The other infections include common cold and swine flu etc. Having said that, it is requested that parents should not self-medicate and give antibiotics to children right away on the first day. In winters, 99 percent of time, it’s the viral infections which cause sickness. It’s futile to give antibiotics in such cases which are usually prescribed for bacterial infections. Always seek help from a healthcare professional.
There are many popular myths in Kashmir that the thicker the cloth worn in children, the better will be protection against cold? How would you debunk that and what kind of dressing should be ideally preferred for this weather in children?
As parents, we often think that wearing something thicker will help children keep warm. In reality, what matters is dressing up in layers as they act as a good form of insulation. For example, the space between the thermal and Chester sweater in your child is the best insulator.
Also, the surface area of the head in children is more than their bodies. At birth, a baby’s head makes up over 20 percent of their total surface area, so exposing that skin leads to increased heat loss, putting them at risk of hypothermia much quicker than an adult, if they were to both have their heads uncovered Therefore, parents are often advised to keep children’s heads covered to stop them getting cold. Moreover, the best way to protect children is to protect all body parts as evenly as possible. So it is advised to wear caps, beanies, socks, mufflers and mittens or gloves.
It is important to note that the child’s body needs time to acclimatize from an extremely warm room setting to cold. When a person makes shifts between extreme temperatures, the blood vessels are affected. In winters, our blood vessels store heat while in summers it is the opposite and this sudden change in temperature affects the process, which affects our heart as well.

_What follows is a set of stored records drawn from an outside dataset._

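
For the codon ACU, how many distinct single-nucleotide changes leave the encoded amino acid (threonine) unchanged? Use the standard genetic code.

Position 1: none → 0 synonymous.
Position 2: none → 0 synonymous.
Position 3: ACC, ACA, ACG → 3 synonymous.
Total: 0 + 0 + 3 = 3.

3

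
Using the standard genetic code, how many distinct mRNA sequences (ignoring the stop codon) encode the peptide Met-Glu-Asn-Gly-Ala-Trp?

Met: 1 codon.
Glu: 2 codons.
Asn: 2 codons.
Gly: 4 codons.
Ala: 4 codons.
Trp: 1 codon.
1 × 2 × 2 × 4 × 4 × 1 = 64.

64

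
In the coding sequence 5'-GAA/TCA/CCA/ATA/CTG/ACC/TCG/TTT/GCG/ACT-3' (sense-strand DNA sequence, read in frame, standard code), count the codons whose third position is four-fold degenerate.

Codon 1 GAA (Glu): third position 2-fold.
Codon 2 TCA (Ser): third position 4-fold.
Codon 3 CCA (Pro): third position 4-fold.
Codon 4 ATA (Ile): third position 3-fold.
Codon 5 CTG (Leu): third position 4-fold.
Codon 6 ACC (Thr): third position 4-fold.
Codon 7 TCG (Ser): third position 4-fold.
Codon 8 TTT (Phe): third position 2-fold.
Codon 9 GCG (Ala): third position 4-fold.
Codon 10 ACT (Thr): third position 4-fold.
Four-fold degenerate third positions: 7.

7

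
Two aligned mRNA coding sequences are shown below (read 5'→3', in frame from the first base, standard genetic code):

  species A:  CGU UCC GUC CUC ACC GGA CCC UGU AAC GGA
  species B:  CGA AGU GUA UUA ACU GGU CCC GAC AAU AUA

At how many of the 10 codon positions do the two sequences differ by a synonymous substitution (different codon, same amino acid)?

7

Codon 1: CGU Arg / CGA Arg — synonymous.
Codon 2: UCC Ser / AGU Ser — synonymous.
Codon 3: GUC Val / GUA Val — synonymous.
Codon 4: CUC Leu / UUA Leu — synonymous.
Codon 5: ACC Thr / ACU Thr — synonymous.
Codon 6: GGA Gly / GGU Gly — synonymous.
Codon 7: CCC Pro / CCC Pro — identical.
Codon 8: UGU Cys / GAC Asp — nonsynonymous.
Codon 9: AAC Asn / AAU Asn — synonymous.
Codon 10: GGA Gly / AUA Ile — nonsynonymous.
Synonymous differences: 7.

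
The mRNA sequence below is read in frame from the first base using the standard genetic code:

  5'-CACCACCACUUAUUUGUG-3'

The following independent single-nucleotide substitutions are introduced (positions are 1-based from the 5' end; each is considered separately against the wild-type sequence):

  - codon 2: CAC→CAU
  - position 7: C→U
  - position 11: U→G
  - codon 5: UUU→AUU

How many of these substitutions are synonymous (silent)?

1

Codon 2: CAC (His) → CAU (His) — synonymous.
Codon 3: CAC (His) → UAC (Tyr) — missense.
Codon 4: UUA (Leu) → UGA (Stop) — nonsense.
Codon 5: UUU (Phe) → AUU (Ile) — missense.
Synonymous: 1 of 4.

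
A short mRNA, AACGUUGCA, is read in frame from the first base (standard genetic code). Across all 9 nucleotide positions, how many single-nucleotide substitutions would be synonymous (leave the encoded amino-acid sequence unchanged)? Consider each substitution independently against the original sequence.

7

Codon 1 (AAC, Asn): 1 synonymous substitution.
Codon 2 (GUU, Val): 3 synonymous substitutions.
Codon 3 (GCA, Ala): 3 synonymous substitutions.
Total: 1 + 3 + 3 = 7.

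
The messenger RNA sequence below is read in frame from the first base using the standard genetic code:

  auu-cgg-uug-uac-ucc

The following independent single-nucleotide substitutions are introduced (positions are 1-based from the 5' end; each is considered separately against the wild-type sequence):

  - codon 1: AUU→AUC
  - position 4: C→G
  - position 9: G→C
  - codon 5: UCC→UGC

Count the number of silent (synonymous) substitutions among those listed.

1

Codon 1: AUU (Ile) → AUC (Ile) — synonymous.
Codon 2: CGG (Arg) → GGG (Gly) — missense.
Codon 3: UUG (Leu) → UUC (Phe) — missense.
Codon 5: UCC (Ser) → UGC (Cys) — missense.
Synonymous: 1 of 4.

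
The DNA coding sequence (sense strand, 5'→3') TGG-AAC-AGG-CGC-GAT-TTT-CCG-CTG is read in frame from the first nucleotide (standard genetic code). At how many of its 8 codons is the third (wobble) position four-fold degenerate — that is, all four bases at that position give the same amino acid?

3

Codon 1 TGG (Trp): third position 1-fold.
Codon 2 AAC (Asn): third position 2-fold.
Codon 3 AGG (Arg): third position 2-fold.
Codon 4 CGC (Arg): third position 4-fold.
Codon 5 GAT (Asp): third position 2-fold.
Codon 6 TTT (Phe): third position 2-fold.
Codon 7 CCG (Pro): third position 4-fold.
Codon 8 CTG (Leu): third position 4-fold.
Four-fold degenerate third positions: 3.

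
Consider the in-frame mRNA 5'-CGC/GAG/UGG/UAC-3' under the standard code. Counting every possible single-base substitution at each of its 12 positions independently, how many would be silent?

Codon 1 (CGC, Arg): 3 synonymous substitutions.
Codon 2 (GAG, Glu): 1 synonymous substitution.
Codon 3 (UGG, Trp): 0 synonymous substitutions.
Codon 4 (UAC, Tyr): 1 synonymous substitution.
Total: 3 + 1 + 0 + 1 = 5.

5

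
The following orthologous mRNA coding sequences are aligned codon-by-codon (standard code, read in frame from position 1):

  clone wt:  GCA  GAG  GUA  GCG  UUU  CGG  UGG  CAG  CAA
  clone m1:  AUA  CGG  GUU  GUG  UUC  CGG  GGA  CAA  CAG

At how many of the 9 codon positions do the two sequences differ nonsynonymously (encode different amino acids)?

4

Codon 1: GCA Ala / AUA Ile — nonsynonymous.
Codon 2: GAG Glu / CGG Arg — nonsynonymous.
Codon 3: GUA Val / GUU Val — synonymous.
Codon 4: GCG Ala / GUG Val — nonsynonymous.
Codon 5: UUU Phe / UUC Phe — synonymous.
Codon 6: CGG Arg / CGG Arg — identical.
Codon 7: UGG Trp / GGA Gly — nonsynonymous.
Codon 8: CAG Gln / CAA Gln — synonymous.
Codon 9: CAA Gln / CAG Gln — synonymous.
Nonsynonymous differences: 4.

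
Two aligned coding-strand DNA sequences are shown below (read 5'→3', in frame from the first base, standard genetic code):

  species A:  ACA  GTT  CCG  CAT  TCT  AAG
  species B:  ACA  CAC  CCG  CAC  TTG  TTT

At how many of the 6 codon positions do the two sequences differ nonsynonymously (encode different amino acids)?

3

Codon 1: ACA Thr / ACA Thr — identical.
Codon 2: GTT Val / CAC His — nonsynonymous.
Codon 3: CCG Pro / CCG Pro — identical.
Codon 4: CAT His / CAC His — synonymous.
Codon 5: TCT Ser / TTG Leu — nonsynonymous.
Codon 6: AAG Lys / TTT Phe — nonsynonymous.
Nonsynonymous differences: 3.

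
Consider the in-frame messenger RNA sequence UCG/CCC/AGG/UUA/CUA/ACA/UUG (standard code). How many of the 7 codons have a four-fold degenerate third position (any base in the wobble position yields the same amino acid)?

Codon 1 UCG (Ser): third position 4-fold.
Codon 2 CCC (Pro): third position 4-fold.
Codon 3 AGG (Arg): third position 2-fold.
Codon 4 UUA (Leu): third position 2-fold.
Codon 5 CUA (Leu): third position 4-fold.
Codon 6 ACA (Thr): third position 4-fold.
Codon 7 UUG (Leu): third position 2-fold.
Four-fold degenerate third positions: 4.

4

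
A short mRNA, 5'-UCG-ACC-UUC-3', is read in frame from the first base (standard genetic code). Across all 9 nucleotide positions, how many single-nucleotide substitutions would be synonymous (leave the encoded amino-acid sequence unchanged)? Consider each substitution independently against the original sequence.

7

Codon 1 (UCG, Ser): 3 synonymous substitutions.
Codon 2 (ACC, Thr): 3 synonymous substitutions.
Codon 3 (UUC, Phe): 1 synonymous substitution.
Total: 3 + 3 + 1 = 7.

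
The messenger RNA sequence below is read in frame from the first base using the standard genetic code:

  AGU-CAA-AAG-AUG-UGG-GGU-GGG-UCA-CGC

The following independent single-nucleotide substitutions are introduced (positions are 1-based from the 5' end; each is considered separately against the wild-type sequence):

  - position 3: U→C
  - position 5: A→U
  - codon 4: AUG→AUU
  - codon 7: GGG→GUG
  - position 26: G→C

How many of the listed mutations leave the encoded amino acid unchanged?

Codon 1: AGU (Ser) → AGC (Ser) — synonymous.
Codon 2: CAA (Gln) → CUA (Leu) — missense.
Codon 4: AUG (Met) → AUU (Ile) — missense.
Codon 7: GGG (Gly) → GUG (Val) — missense.
Codon 9: CGC (Arg) → CCC (Pro) — missense.
Synonymous: 1 of 5.

1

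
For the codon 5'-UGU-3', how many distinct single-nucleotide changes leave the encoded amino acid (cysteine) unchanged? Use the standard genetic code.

1

Position 1: none → 0 synonymous.
Position 2: none → 0 synonymous.
Position 3: UGC → 1 synonymous.
Total: 0 + 0 + 1 = 1.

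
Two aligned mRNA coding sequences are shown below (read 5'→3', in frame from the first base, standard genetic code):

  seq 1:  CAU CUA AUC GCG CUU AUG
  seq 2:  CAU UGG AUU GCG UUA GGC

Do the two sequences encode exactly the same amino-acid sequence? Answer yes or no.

no

Codon 1: CAU His / CAU His — identical.
Codon 2: CUA Leu / UGG Trp — nonsynonymous.
Codon 3: AUC Ile / AUU Ile — synonymous.
Codon 4: GCG Ala / GCG Ala — identical.
Codon 5: CUU Leu / UUA Leu — synonymous.
Codon 6: AUG Met / GGC Gly — nonsynonymous.
Nonsynonymous differences: 2 → different protein.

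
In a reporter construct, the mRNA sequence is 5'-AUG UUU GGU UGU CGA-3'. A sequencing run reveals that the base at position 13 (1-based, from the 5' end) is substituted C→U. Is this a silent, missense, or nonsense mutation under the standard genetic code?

nonsense

Position 13 falls in codon 5: CGA → Arg.
After the substitution the codon is UGA → Stop.
The new codon is a stop codon, so this is a nonsense mutation.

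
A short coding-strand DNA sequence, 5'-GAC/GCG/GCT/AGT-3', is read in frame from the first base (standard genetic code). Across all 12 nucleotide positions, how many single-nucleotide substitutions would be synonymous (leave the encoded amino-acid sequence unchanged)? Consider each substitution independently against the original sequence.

Codon 1 (GAC, Asp): 1 synonymous substitution.
Codon 2 (GCG, Ala): 3 synonymous substitutions.
Codon 3 (GCT, Ala): 3 synonymous substitutions.
Codon 4 (AGT, Ser): 1 synonymous substitution.
Total: 1 + 3 + 3 + 1 = 8.

8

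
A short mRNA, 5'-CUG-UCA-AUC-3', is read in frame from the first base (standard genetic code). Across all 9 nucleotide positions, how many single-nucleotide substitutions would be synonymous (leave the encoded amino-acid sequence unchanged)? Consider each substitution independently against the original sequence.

9

Codon 1 (CUG, Leu): 4 synonymous substitutions.
Codon 2 (UCA, Ser): 3 synonymous substitutions.
Codon 3 (AUC, Ile): 2 synonymous substitutions.
Total: 4 + 3 + 2 = 9.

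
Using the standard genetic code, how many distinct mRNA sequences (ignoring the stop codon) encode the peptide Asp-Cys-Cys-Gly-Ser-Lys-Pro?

1536

Asp: 2 codons.
Cys: 2 codons.
Cys: 2 codons.
Gly: 4 codons.
Ser: 6 codons.
Lys: 2 codons.
Pro: 4 codons.
2 × 2 × 2 × 4 × 6 × 2 × 4 = 1536.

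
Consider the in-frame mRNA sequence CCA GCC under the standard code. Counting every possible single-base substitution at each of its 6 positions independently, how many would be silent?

Codon 1 (CCA, Pro): 3 synonymous substitutions.
Codon 2 (GCC, Ala): 3 synonymous substitutions.
Total: 3 + 3 = 6.

6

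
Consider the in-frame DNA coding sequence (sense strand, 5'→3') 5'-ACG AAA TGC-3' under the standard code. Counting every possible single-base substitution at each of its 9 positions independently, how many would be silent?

Codon 1 (ACG, Thr): 3 synonymous substitutions.
Codon 2 (AAA, Lys): 1 synonymous substitution.
Codon 3 (TGC, Cys): 1 synonymous substitution.
Total: 3 + 1 + 1 = 5.

5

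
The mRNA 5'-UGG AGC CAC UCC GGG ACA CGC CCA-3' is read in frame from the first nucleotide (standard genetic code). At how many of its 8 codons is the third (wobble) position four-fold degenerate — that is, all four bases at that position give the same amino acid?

5

Codon 1 UGG (Trp): third position 1-fold.
Codon 2 AGC (Ser): third position 2-fold.
Codon 3 CAC (His): third position 2-fold.
Codon 4 UCC (Ser): third position 4-fold.
Codon 5 GGG (Gly): third position 4-fold.
Codon 6 ACA (Thr): third position 4-fold.
Codon 7 CGC (Arg): third position 4-fold.
Codon 8 CCA (Pro): third position 4-fold.
Four-fold degenerate third positions: 5.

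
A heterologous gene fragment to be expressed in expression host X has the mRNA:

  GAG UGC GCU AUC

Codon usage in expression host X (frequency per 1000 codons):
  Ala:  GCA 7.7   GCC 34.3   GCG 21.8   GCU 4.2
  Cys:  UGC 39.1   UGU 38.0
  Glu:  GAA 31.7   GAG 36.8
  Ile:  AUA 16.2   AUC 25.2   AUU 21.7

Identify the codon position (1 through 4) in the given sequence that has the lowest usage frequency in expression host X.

Codon 1 GAG (Glu): 36.8 per 1000.
Codon 2 UGC (Cys): 39.1 per 1000.
Codon 3 GCU (Ala): 4.2 per 1000.
Codon 4 AUC (Ile): 25.2 per 1000.
Lowest frequency is 4.2 at codon 3.

3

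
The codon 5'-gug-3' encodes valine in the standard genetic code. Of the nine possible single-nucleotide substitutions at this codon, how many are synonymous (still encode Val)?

Position 1: none → 0 synonymous.
Position 2: none → 0 synonymous.
Position 3: GUU, GUC, GUA → 3 synonymous.
Total: 0 + 0 + 3 = 3.

3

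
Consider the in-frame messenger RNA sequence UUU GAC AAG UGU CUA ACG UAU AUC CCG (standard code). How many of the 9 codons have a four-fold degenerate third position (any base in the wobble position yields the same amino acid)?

3

Codon 1 UUU (Phe): third position 2-fold.
Codon 2 GAC (Asp): third position 2-fold.
Codon 3 AAG (Lys): third position 2-fold.
Codon 4 UGU (Cys): third position 2-fold.
Codon 5 CUA (Leu): third position 4-fold.
Codon 6 ACG (Thr): third position 4-fold.
Codon 7 UAU (Tyr): third position 2-fold.
Codon 8 AUC (Ile): third position 3-fold.
Codon 9 CCG (Pro): third position 4-fold.
Four-fold degenerate third positions: 3.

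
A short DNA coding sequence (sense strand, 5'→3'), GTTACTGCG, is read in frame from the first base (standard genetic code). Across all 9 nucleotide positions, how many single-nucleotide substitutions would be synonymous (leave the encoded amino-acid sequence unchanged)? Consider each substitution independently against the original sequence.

Codon 1 (GTT, Val): 3 synonymous substitutions.
Codon 2 (ACT, Thr): 3 synonymous substitutions.
Codon 3 (GCG, Ala): 3 synonymous substitutions.
Total: 3 + 3 + 3 = 9.

9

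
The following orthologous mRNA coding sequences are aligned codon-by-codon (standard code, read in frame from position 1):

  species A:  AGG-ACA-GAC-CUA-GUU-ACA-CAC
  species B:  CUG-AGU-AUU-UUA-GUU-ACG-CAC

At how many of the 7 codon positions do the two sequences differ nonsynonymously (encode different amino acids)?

3

Codon 1: AGG Arg / CUG Leu — nonsynonymous.
Codon 2: ACA Thr / AGU Ser — nonsynonymous.
Codon 3: GAC Asp / AUU Ile — nonsynonymous.
Codon 4: CUA Leu / UUA Leu — synonymous.
Codon 5: GUU Val / GUU Val — identical.
Codon 6: ACA Thr / ACG Thr — synonymous.
Codon 7: CAC His / CAC His — identical.
Nonsynonymous differences: 3.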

It is advised for parents to slowly switch temperatures to prevent it from affecting their bodily systems. Whenever there is a change in the temperature, the immunity goes for a toss and that is why the children often fall sick or get viral infections when the weather changes suddenly.
Food is always a tricky area in winters for children. Parents often get confused about what to give them in the cold weather and end up giving protein rich foods. What kind of diet should be given according to you?
I recommend giving diverse food to children. Don’t only stick to protein and Dals only in winter. Give them fruits as they contain necessary vitamins and minerals, green leafy vegetables containing vitamins as well as dietary fibers and cereals. Cut the high intake of white sugar, white salt and white rice. You don’t have to completely avoid these three but it should be taken in a balanced way.